Authorization

GreenSpace Brands Closes First Tranche of Private Placement

TSXV: JTR
www.greenspacebrands.ca
(all amounts in Cdn$ unless otherwise noted)TORONTO, Feb. 26, 2020 /CNW/ - GreenSpace Brands Inc. (the "Company") (TSXV: JTR) is pleased to announce that, further to its news release of February 19, 2020, it has closed the first tranche of its non-brokered private placement ("Private Placement"). The first tranche of the Private Placement consists of subscriptions for 60,755,548 common shares in the capital of the Company ("Common Shares") at price of $0.065 per Common Share for gross proceeds of $3,949,111. Certain finders received a $45,582 fee paid in cash by the Company. The Company will use the net proceeds of the Private Placement to pay, or otherwise satisfy the Company's accounts payable and inventory build needs and for general corporate purposes.
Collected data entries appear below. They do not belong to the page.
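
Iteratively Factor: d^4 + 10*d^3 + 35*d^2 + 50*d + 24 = (d + 2)*(d^3 + 8*d^2 + 19*d + 12) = (d + 2)*(d + 3)*(d^2 + 5*d + 4) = (d + 2)*(d + 3)*(d + 4)*(d + 1)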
GreenSpace Brands Closes First Tranche of Private Placement
As previously announced, the Company and PenderFund Capital Management Ltd. ("Pender") entered into an investment agreement (the "Investment Agreement") that grants Pender certain rights to acquire a control position in the Company and a appoint a majority of the Company's board of directors ("Board"). Under the Investment Agreement, Pender Growth Fund Inc., and other funds managed by Pender, subscribed for an aggregate 19,018,942 Common Shares. With the closing of the first tranche of the Private Placement, Pender now beneficially owns or controls Common Shares representing approximately 19% of the issued and outstanding Common Shares. As part of this closing, three members of the Board have resigned, including Paul Cherrie, Roger Daher, and James Haggarty. The remaining members of the Board have appointed Paul Henderson (who will also serve as Executive Chairman of the Company) and Tracy Tidy, both individuals were nominated by Pender. The Board now consists of six members.The second tranche of the Private Placement will consist of no more than 39,244,452 Common Shares, and will close no later than April 15, 2020 and will be subject to the Company receiving TSX Venture Exchange ("TSXV") approval and the approval of the Company's shareholders (excluding any Common Shares beneficially owned or controlled, directly or indirectly, by Pender) to: (i) allow Pender to become a "Control Person" of the Company for purposes of the TSXV; and (ii) authorize Pender's right to nominate a majority of the Board. The Company intends to seek shareholder approval by the written consent of shareholders holding more than 50% of the issued and outstanding Common Shares. Subject to receipt of applicable approvals, upon the closing of the second tranche Pender, through one or more funds managed by Pender, is expected to acquire the balance of Common Shares not purchased by other subscribers. In addition, upon closing of the second tranche, the Board will consist of five members, three of whom (including Henderson and Tidy) will be appointees of Pender.